Le hasard a voulu que l'après-midi je voie Miséricorde au cinéma, et que le soir, je voie Et dieu... créa la femme de Vadim. Bien sûr, les deux films sont très différents, mais ils traitent de la même chose, le désir, cristallisé par une personne.
Brigitte Bardot y joue une jeune orpheline qui n'hésite pas à jouer de son charme pour son plaisir. Elle est d'abord montré face à Curd Jürgens, rêvant que celui-ci lui offre une voiture, archétype de la femme entretenue. Seulement plus le film avance et plus son personnage se développe. On voit notamment assez vite que si elle va avec les hommes, c'est parce qu'elle aime ça, tout simplement. En somme, elle a le même comportement qu'eux, mais ce qui est acceptable pour eux ne l'est pas pour elle, car elle n'est qu'une femme. En 1956, un postulat aussi féministe ne courait pas les rues!

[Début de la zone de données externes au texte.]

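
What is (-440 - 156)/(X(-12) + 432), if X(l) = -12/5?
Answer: -745/537 ≈ -1.3873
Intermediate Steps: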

Car ce qui échappe aux femmes, car elles sont jalouses ou engoncées dans leur bien-pensance, ce qui revient au même ainsi que le montre une scène à la librairie, et ce qui échappe pareillement aux hommes, focalisés sur le physique avantageux de Bardot, c'est à quel point elle est dans le film une belle personne également sur le plan moral. Seul le personnage de Jürgens, échappant par ailleurs totalement aux clichés du requin capitaliste, s'avisera soudain de l'intelligence de la jeune fille. Même son mari, qui l'idolâtre, Jean-Louis Trintignant, veut certes qu'elle soit heureuse, mais le film est ainsi fait qu'on se demande s'il l'aime réellement, ou s'il veut simplement prouver à la galerie qu'il est capable de rendre heureuse une telle femme.
Bref, on est forcément touché par le personnage de Brigitte Bardot, qui veut jouer le rôle qu'on lui a assigné, celui d'une bonne épouse, mais qui se retrouve en butte à ses propres désirs et surtout à ceux des autres. Ainsi, le film de Vadim s'avère à la fois moderne et féministe, et par ailleurs largement plus intelligent que la première scène (certes ludique), ne le laissait prévoir.